This One Goes Out to the Ones I Loved

Nothing like a favorite band calling it quits to rouse a blogger out of his stupor. I’ll try to capture some thoughts, over the next few days, regarding R.E.M.’s announcement yesterday that they’re throwing in the towel.

I don’t have what I think of as the “Woodstock” story to tell about R.E.M. I wasn’t at Woodstock; I was only 10. And I didn’t see R.E.M. play at a frat party in Athens in 1980, or at the 40 Watt. Indeed, I never really listened to them … until 1994. When Monster came out. When I was 35, for pity’s sake, had four kids, and was in graduate school.

That’s not how this kind of story is supposed to go, coming from a Baby Boomer. I’m supposed to claim to have known them long before you did, long before they got famous, sold out, whatever. But it’s just not true. I first heard of them so late that it was tragically unhip.

By then, “true” fans knew that their best work was behind them; they’d passed through cult unintelligibility (Chronic Town, Murmur), popular success (Out of Time), and had landed in artsy brain-rock obscurity. But I loved it. So that I learned R.E.M.’s career and catalog backwards: I listened to everything through the lens of Monster (and two years later, New Adventures in Hi-Fi), rather than the other way around. I was looking at their career through the wrong end of the telescope: but it did look pretty cool. Indeed, ever since the news broke yesterday, the song that’s been going through my head is “Bittersweet Me,” off New Adventures. I’ll bet good money that song’s not going to be the soundtrack to any of the media coverage of the band’s breakup.

In another sense, though, the band’s entire career is important to me because they “got together” when Robyn & I did–in 1980. Their first record, “Radio Free Europe,” was released on July 8, 1981; Robyn & I were married five weeks later. Their recording career, that is to say, is–was, until yesterday–essentially co-extensive with our marriage. So that while it took me awhile to discover them, they came to have an important sentimental value for me. (For those of you who don’t know me well, it’s probably important to say that in no way does R.E.M’s breakup portend our own. Robyn and I are very happy, thank you.)

Perhaps someone who has paid better, closer attention to the recent albums can make a case for them, but I’ve not heard much to interest me in the last five albums. Fortunately, I did get to hear them play once, though again, as everywhere in this story, it was very late: summer 2003, in Dublin.

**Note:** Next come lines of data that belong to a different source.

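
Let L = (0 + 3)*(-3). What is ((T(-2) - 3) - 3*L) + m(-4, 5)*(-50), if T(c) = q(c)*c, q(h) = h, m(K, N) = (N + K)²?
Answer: -22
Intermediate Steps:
m(K, N) = (K + N)²
L = -9 (L = 3*(-3) = -9)
T(c) = c² (T(c) = c*c = c²)
((T(-2) - 3) - 3*L) + m(-4, 5)*(-50) = (((-2)² - 3) - 3*(-9)) + (-4 + 5)²*(-50) = ((4 - 3) + 27) + 1²*(-50) = (1 + 27) + 1*(-50) = 28 - 50 = -22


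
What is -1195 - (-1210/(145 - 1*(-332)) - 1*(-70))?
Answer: -602195/477 ≈ -1262.5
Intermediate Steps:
-1195 - (-1210/(145 - 1*(-332)) - 1*(-70)) = -1195 - (-1210/(145 + 332) + 70) = -1195 - (-1210/477 + 70) = -1195 - 1*32180/477 = -1195 - 32180/477 = -602195/477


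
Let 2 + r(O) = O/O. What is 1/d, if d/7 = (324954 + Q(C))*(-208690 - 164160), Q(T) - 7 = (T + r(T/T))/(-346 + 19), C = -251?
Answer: -109/92446603088350 ≈ -1.1791e-12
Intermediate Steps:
r(O) = -1 (r(O) = -2 + O/O = -2 + 1 = -1)
Q(T) = 2290/327 - T/327 (Q(T) = 7 + (T - 1)/(-346 + 19) = 7 + (-1 + T)/(-327) = 7 + (-1 + T)*(-1/327) = 7 + (1/327 - T/327) = 2290/327 - T/327)
d = -92446603088350/109 (d = 7*((324954 + (2290/327 - 1/327*(-251)))*(-208690 - 164160)) = 7*((324954 + (2290/327 + 251/327))*(-372850)) = 7*((324954 + 847/109)*(-372850)) = 7*((35420833/109)*(-372850)) = 7*(-13206657584050/109) = -92446603088350/109 ≈ -8.4813e+11)
1/d = 1/(-92446603088350/109) = -109/92446603088350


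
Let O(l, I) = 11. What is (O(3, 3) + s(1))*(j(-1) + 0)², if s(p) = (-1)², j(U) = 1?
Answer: 12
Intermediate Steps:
s(p) = 1
(O(3, 3) + s(1))*(j(-1) + 0)² = (11 + 1)*(1 + 0)² = 12*1² = 12*1 = 12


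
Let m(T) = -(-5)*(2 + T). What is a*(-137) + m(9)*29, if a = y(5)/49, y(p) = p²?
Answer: 74730/49 ≈ 1525.1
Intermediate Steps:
a = 25/49 (a = 5²/49 = 25*(1/49) = 25/49 ≈ 0.51020)
m(T) = 10 + 5*T (m(T) = -(-10 - 5*T) = 10 + 5*T)
a*(-137) + m(9)*29 = (25/49)*(-137) + (10 + 5*9)*29 = -3425/49 + (10 + 45)*29 = -3425/49 + 55*29 = -3425/49 + 1595 = 74730/49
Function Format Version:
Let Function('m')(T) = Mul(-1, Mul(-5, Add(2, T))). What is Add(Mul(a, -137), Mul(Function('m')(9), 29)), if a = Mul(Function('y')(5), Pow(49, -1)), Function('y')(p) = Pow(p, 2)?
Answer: Rational(74730, 49) ≈ 1525.1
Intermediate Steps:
a = Rational(25, 49) (a = Mul(Pow(5, 2), Pow(49, -1)) = Mul(25, Rational(1, 49)) = Rational(25, 49) ≈ 0.51020)
Function('m')(T) = Add(10, Mul(5, T)) (Function('m')(T) = Mul(-1, Add(-10, Mul(-5, T))) = Add(10, Mul(5, T)))
Add(Mul(a, -137), Mul(Function('m')(9), 29)) = Add(Mul(Rational(25, 49), -137), Mul(Add(10, Mul(5, 9)), 29)) = Add(Rational(-3425, 49), Mul(Add(10, 45), 29)) = Add(Rational(-3425, 49), Mul(55, 29)) = Add(Rational(-3425, 49), 1595) = Rational(74730, 49)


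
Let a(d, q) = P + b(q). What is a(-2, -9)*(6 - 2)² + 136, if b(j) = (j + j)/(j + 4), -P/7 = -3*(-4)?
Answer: -5752/5 ≈ -1150.4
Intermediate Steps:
P = -84 (P = -(-21)*(-4) = -7*12 = -84)
b(j) = 2*j/(4 + j) (b(j) = (2*j)/(4 + j) = 2*j/(4 + j))
a(d, q) = -84 + 2*q/(4 + q)
a(-2, -9)*(6 - 2)² + 136 = (2*(-168 - 41*(-9))/(4 - 9))*(6 - 2)² + 136 = (2*(-168 + 369)/(-5))*4² + 136 = (2*(-⅕)*201)*16 + 136 = -402/5*16 + 136 = -6432/5 + 136 = -5752/5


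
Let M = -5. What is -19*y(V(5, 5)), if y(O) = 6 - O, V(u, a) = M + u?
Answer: -114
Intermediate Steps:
V(u, a) = -5 + u
-19*y(V(5, 5)) = -19*(6 - (-5 + 5)) = -19*(6 - 1*0) = -19*(6 + 0) = -19*6 = -114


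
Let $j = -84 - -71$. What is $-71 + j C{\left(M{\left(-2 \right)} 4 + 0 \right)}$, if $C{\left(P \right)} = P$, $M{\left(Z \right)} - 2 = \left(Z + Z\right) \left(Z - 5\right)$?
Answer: $-1631$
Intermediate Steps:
$M{\left(Z \right)} = 2 + 2 Z \left(-5 + Z\right)$ ($M{\left(Z \right)} = 2 + \left(Z + Z\right) \left(Z - 5\right) = 2 + 2 Z \left(-5 + Z\right)$)
$j = -13$ ($j = -84 + 71 = -13$)
$-71 + j C{\left(M{\left(-2 \right)} 4 + 0 \right)} = -71 - 13 \left(\left(2 - -20 + 2 \left(-2\right)^{2}\right) 4 + 0\right) = -71 - 13 \left(\left(2 + 20 + 2 \cdot 4\right) 4 + 0\right) = -71 - 13 \left(\left(2 + 20 + 8\right) 4 + 0\right) = -71 - 13 \left(30 \cdot 4 + 0\right) = -71 - 13 \left(120 + 0\right) = -71 - 1560 = -1631$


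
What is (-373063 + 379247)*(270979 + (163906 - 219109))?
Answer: 1334358784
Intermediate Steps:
(-373063 + 379247)*(270979 + (163906 - 219109)) = 6184*(270979 - 55203) = 6184*215776 = 1334358784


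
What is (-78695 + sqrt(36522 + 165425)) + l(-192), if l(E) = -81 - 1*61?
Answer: -78837 + sqrt(201947) ≈ -78388.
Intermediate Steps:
l(E) = -142 (l(E) = -81 - 61 = -142)
(-78695 + sqrt(36522 + 165425)) + l(-192) = (-78695 + sqrt(36522 + 165425)) - 142 = (-78695 + sqrt(201947)) - 142 = -78837 + sqrt(201947)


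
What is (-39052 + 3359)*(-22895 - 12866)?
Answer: 1276417373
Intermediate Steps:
(-39052 + 3359)*(-22895 - 12866) = -35693*(-35761) = 1276417373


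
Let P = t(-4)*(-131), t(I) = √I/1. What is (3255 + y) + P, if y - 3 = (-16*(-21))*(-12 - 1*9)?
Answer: -3798 - 262*I ≈ -3798.0 - 262.0*I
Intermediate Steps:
t(I) = √I (t(I) = 1*√I = √I)
y = -7053 (y = 3 + (-16*(-21))*(-12 - 1*9) = 3 + 336*(-12 - 9) = 3 + 336*(-21) = 3 - 7056 = -7053)
P = -262*I (P = √(-4)*(-131) = (2*I)*(-131) = -262*I ≈ -262.0*I)
(3255 + y) + P = (3255 - 7053) - 262*I = -3798 - 262*I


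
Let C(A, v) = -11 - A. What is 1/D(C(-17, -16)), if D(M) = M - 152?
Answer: -1/146 ≈ -0.0068493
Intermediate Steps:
D(M) = -152 + M
1/D(C(-17, -16)) = 1/(-152 + (-11 - 1*(-17))) = 1/(-152 + (-11 + 17)) = 1/(-152 + 6) = 1/(-146) = -1/146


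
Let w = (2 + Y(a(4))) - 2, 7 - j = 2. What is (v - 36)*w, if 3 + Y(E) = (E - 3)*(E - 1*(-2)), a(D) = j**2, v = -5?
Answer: -24231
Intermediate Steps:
j = 5 (j = 7 - 1*2 = 7 - 2 = 5)
a(D) = 25 (a(D) = 5**2 = 25)
Y(E) = -3 + (-3 + E)*(2 + E) (Y(E) = -3 + (E - 3)*(E - 1*(-2)) = -3 + (-3 + E)*(E + 2) = -3 + (-3 + E)*(2 + E))
w = 591 (w = (2 + (-9 + 25**2 - 1*25)) - 2 = (2 + (-9 + 625 - 25)) - 2 = (2 + 591) - 2 = 593 - 2 = 591)
(v - 36)*w = (-5 - 36)*591 = -41*591 = -24231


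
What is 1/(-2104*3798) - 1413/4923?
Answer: -1254586291/4371072624 ≈ -0.28702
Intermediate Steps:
1/(-2104*3798) - 1413/4923 = -1/2104*1/3798 - 1413*1/4923 = -1/7990992 - 157/547 = -1254586291/4371072624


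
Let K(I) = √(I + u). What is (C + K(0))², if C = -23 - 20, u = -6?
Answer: (43 - I*√6)² ≈ 1843.0 - 210.66*I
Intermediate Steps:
C = -43
K(I) = √(-6 + I) (K(I) = √(I - 6) = √(-6 + I))
(C + K(0))² = (-43 + √(-6 + 0))² = (-43 + √(-6))² = (-43 + I*√6)²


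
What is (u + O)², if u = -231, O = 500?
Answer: 72361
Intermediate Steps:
(u + O)² = (-231 + 500)² = 269² = 72361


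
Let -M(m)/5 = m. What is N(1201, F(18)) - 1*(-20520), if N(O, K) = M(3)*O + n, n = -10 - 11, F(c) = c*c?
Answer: 2484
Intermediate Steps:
M(m) = -5*m
F(c) = c**2
n = -21
N(O, K) = -21 - 15*O (N(O, K) = (-5*3)*O - 21 = -15*O - 21 = -21 - 15*O)
N(1201, F(18)) - 1*(-20520) = (-21 - 15*1201) - 1*(-20520) = (-21 - 18015) + 20520 = -18036 + 20520 = 2484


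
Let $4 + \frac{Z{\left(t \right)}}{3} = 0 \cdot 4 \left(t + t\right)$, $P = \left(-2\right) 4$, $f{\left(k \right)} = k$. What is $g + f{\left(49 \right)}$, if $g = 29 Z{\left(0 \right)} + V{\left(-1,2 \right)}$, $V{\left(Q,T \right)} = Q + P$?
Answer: $-308$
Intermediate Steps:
$P = -8$
$Z{\left(t \right)} = -12$ ($Z{\left(t \right)} = -12 + 3 \cdot 0 \cdot 4 \left(t + t\right) = -12 + 3 \cdot 0 \cdot 2 t = -12 + 3 \cdot 0 = -12 + 0 = -12$)
$V{\left(Q,T \right)} = -8 + Q$ ($V{\left(Q,T \right)} = Q - 8 = -8 + Q$)
$g = -357$ ($g = 29 \left(-12\right) - 9 = -348 - 9 = -357$)
$g + f{\left(49 \right)} = -357 + 49 = -308$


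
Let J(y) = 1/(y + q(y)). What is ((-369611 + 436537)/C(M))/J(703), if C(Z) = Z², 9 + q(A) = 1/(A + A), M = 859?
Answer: 32652024195/518730343 ≈ 62.946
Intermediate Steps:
q(A) = -9 + 1/(2*A) (q(A) = -9 + 1/(A + A) = -9 + 1/(2*A))
J(y) = 1/(-9 + y + 1/(2*y)) (J(y) = 1/(y + (-9 + 1/(2*y))) = 1/(-9 + y + 1/(2*y)))
((-369611 + 436537)/C(M))/J(703) = ((-369611 + 436537)/(859²))/((2*703/(1 + 2*703*(-9 + 703)))) = (66926/737881)/((2*703/(1 + 2*703*694))) = (66926*(1/737881))/((2*703/(1 + 975764))) = 66926/(737881*((2*703/975765))) = 66926/(737881*((2*703*(1/975765)))) = 66926/(737881*(1406/975765)) = (66926/737881)*(975765/1406) = 32652024195/518730343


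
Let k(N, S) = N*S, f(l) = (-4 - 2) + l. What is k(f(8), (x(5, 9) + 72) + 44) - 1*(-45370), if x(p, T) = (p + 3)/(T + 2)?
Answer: 501638/11 ≈ 45603.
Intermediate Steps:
x(p, T) = (3 + p)/(2 + T)
f(l) = -6 + l
k(f(8), (x(5, 9) + 72) + 44) - 1*(-45370) = (-6 + 8)*(((3 + 5)/(2 + 9) + 72) + 44) - 1*(-45370) = 2*((8/11 + 72) + 44) + 45370 = 2*(800/11 + 44) + 45370 = 2*(1284/11) + 45370 = 2568/11 + 45370 = 501638/11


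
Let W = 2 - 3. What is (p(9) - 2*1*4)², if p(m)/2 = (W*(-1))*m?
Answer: 100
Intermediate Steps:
W = -1
p(m) = 2*m (p(m) = 2*((-1*(-1))*m) = 2*(1*m) = 2*m)
(p(9) - 2*1*4)² = (2*9 - 2*1*4)² = (18 - 2*4)² = (18 - 8)² = 10² = 100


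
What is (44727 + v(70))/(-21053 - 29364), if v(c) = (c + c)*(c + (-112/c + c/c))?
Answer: -54443/50417 ≈ -1.0799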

I could tell you the date, but I’d have to take off my shirt: I’m wearing my gunmetal gray R.E.M. Tour ’03 shirt today in mourning.

I’ll check the precise date tonight and use it in tomorrow’s post, as I think & mourn a bit more, with your indulgence.

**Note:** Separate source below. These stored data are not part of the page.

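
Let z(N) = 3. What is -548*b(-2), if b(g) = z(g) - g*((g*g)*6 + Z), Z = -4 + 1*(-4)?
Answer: -19180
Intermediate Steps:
Z = -8 (Z = -4 - 4 = -8)
b(g) = 3 - g*(-8 + 6*g**2) (b(g) = 3 - g*((g*g)*6 - 8) = 3 - g*(g**2*6 - 8) = 3 - g*(6*g**2 - 8) = 3 - g*(-8 + 6*g**2))
-548*b(-2) = -548*(3 - 6*(-2)**3 + 8*(-2)) = -548*(3 - 6*(-8) - 16) = -548*(3 + 48 - 16) = -548*35 = -19180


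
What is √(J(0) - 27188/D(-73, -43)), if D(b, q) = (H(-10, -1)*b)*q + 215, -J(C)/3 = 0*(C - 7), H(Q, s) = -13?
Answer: √17243989/5074 ≈ 0.81841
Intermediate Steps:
J(C) = 0 (J(C) = -0*(C - 7) = -0*(-7 + C) = -3*0 = 0)
D(b, q) = 215 - 13*b*q (D(b, q) = (-13*b)*q + 215 = -13*b*q + 215 = 215 - 13*b*q)
√(J(0) - 27188/D(-73, -43)) = √(0 - 27188/(215 - 13*(-73)*(-43))) = √(0 - 27188/(215 - 40807)) = √(0 - 27188/(-40592)) = √(0 - 27188*(-1/40592)) = √(0 + 6797/10148) = √(6797/10148) = √17243989/5074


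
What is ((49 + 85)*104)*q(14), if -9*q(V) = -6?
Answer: 27872/3 ≈ 9290.7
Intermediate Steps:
q(V) = ⅔ (q(V) = -⅑*(-6) = ⅔)
((49 + 85)*104)*q(14) = ((49 + 85)*104)*(⅔) = (134*104)*(⅔) = 13936*(⅔) = 27872/3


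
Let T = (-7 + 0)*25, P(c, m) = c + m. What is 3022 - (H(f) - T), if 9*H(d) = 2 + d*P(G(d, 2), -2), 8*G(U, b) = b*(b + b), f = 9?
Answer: 25630/9 ≈ 2847.8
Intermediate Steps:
G(U, b) = b²/4 (G(U, b) = (b*(b + b))/8 = (b*(2*b))/8 = (2*b²)/8 = b²/4)
H(d) = 2/9 - d/9 (H(d) = (2 + d*((¼)*2² - 2))/9 = (2 + d*((¼)*4 - 2))/9 = (2 + d*(1 - 2))/9 = (2 + d*(-1))/9 = (2 - d)/9 = 2/9 - d/9)
T = -175 (T = -7*25 = -175)
3022 - (H(f) - T) = 3022 - ((2/9 - ⅑*9) - 1*(-175)) = 3022 - ((2/9 - 1) + 175) = 3022 - (-7/9 + 175) = 3022 - 1*1568/9 = 3022 - 1568/9 = 25630/9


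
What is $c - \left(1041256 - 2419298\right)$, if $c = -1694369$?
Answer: $-316327$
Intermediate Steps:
$c - \left(1041256 - 2419298\right) = -1694369 - \left(1041256 - 2419298\right) = -1694369 - -1378042 = -1694369 + 1378042 = -316327$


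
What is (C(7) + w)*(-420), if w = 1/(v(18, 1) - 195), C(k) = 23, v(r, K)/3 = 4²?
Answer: -67600/7 ≈ -9657.1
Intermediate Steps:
v(r, K) = 48 (v(r, K) = 3*4² = 3*16 = 48)
w = -1/147 (w = 1/(48 - 195) = 1/(-147) = -1/147 ≈ -0.0068027)
(C(7) + w)*(-420) = (23 - 1/147)*(-420) = (3380/147)*(-420) = -67600/7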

3 Responses to “This One Goes Out to the Ones I Loved”

  1. Ken A. says:

    I hopped on board the REM bandwagon before you, Kevin, although I cannot claim to have been early to the party. (The 80s are kind of a big hole in my music experience–grad school, kids, poverty, etc.) But I am a fan of their work up until the point when I stopped paying attention–in the early to mid-90s. Nice sound, semi-inscrutable lyrics. Good stuff.

    But I’m not sure this is a cause for mourning. They’ve been past their creative peak for years. It’s just time. As an old Giants fan, I have images in my mind of Willy Mays trying to hang on too long. Better to hang ‘em up before it gets embarrassing.

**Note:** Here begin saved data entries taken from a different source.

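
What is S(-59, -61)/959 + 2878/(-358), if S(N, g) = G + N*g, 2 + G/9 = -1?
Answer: -740613/171661 ≈ -4.3144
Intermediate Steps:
G = -27 (G = -18 + 9*(-1) = -18 - 9 = -27)
S(N, g) = -27 + N*g
S(-59, -61)/959 + 2878/(-358) = (-27 - 59*(-61))/959 + 2878/(-358) = (-27 + 3599)*(1/959) + 2878*(-1/358) = 3572*(1/959) - 1439/179 = 3572/959 - 1439/179 = -740613/171661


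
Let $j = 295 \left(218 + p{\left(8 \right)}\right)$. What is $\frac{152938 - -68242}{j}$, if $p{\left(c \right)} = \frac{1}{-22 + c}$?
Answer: $\frac{619304}{180009} \approx 3.4404$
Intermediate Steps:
$j = \frac{900045}{14}$ ($j = 295 \left(218 + \frac{1}{-22 + 8}\right) = 295 \left(218 + \frac{1}{-14}\right) = 295 \left(218 - \frac{1}{14}\right) = 295 \cdot \frac{3051}{14} = \frac{900045}{14} \approx 64289.0$)
$\frac{152938 - -68242}{j} = \frac{152938 - -68242}{\frac{900045}{14}} = \left(152938 + 68242\right) \frac{14}{900045} = 221180 \cdot \frac{14}{900045} = \frac{619304}{180009}$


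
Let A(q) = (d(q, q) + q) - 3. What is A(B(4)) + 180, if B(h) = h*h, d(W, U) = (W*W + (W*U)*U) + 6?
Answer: 4551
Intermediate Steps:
d(W, U) = 6 + W**2 + W*U**2 (d(W, U) = (W**2 + (U*W)*U) + 6 = (W**2 + W*U**2) + 6 = 6 + W**2 + W*U**2)
B(h) = h**2
A(q) = 3 + q + q**2 + q**3 (A(q) = ((6 + q**2 + q*q**2) + q) - 3 = ((6 + q**2 + q**3) + q) - 3 = (6 + q + q**2 + q**3) - 3 = 3 + q + q**2 + q**3)
A(B(4)) + 180 = (3 + 4**2 + (4**2)**2 + (4**2)**3) + 180 = (3 + 16 + 16**2 + 16**3) + 180 = (3 + 16 + 256 + 4096) + 180 = 4371 + 180 = 4551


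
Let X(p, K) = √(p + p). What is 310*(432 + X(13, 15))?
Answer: 133920 + 310*√26 ≈ 1.3550e+5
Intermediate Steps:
X(p, K) = √2*√p (X(p, K) = √(2*p) = √2*√p)
310*(432 + X(13, 15)) = 310*(432 + √2*√13) = 310*(432 + √26) = 133920 + 310*√26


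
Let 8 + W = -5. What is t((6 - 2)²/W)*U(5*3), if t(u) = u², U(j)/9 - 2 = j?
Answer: 39168/169 ≈ 231.76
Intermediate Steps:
W = -13 (W = -8 - 5 = -13)
U(j) = 18 + 9*j
t((6 - 2)²/W)*U(5*3) = ((6 - 2)²/(-13))²*(18 + 9*(5*3)) = (4²*(-1/13))²*(18 + 9*15) = (16*(-1/13))²*(18 + 135) = (-16/13)²*153 = (256/169)*153 = 39168/169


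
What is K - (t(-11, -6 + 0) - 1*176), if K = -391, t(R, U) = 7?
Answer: -222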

    Of course, if they need cash, they can always get together for a “Filthy Lucre” tour.

  2. Sam says:

    Thought of you when I heard this news. I also discovered REM via Monster. I was a huge Kurt Cobain fan at the time and he had made it apparent that Michael Stipe was a friend and influence. I had never really heard the early REM stuff until I found a copy of Reckoning on vinyl at a thrift shop last year. I quickly grew to love it. I can’t comment on their newer stuff but it seemed like strange timing since their newest album got fairly good reviews. I read somewhere that their breakup is in part due to label disputes, but maybe that is just the rumor mill. Anyhow, sorry to hear the bad news, but this leaves room for individual projects and reunions!

  3. Steve says:

    Curiously, REM caught my ear on mainstream rock radio stations in and between Flint, MI and Columbus, OH with Orange Crush, End of the World and The One I Love all receiving steady play.

    What struck me about this announcement was the realization that they hadn’t pulled the plug years ago. It forced me to check AllMusic and discover that from a band I had been quite fond of through the Monster release, there were at least a half dozen albums I was essentially unaware of. Although, they seem to have milked the live album teat for about half that output.

    At the risk of sounding uncharacteristically cynical, might the formality of the announcement have any calculated role in pushing their latest release as well as their back catalogue?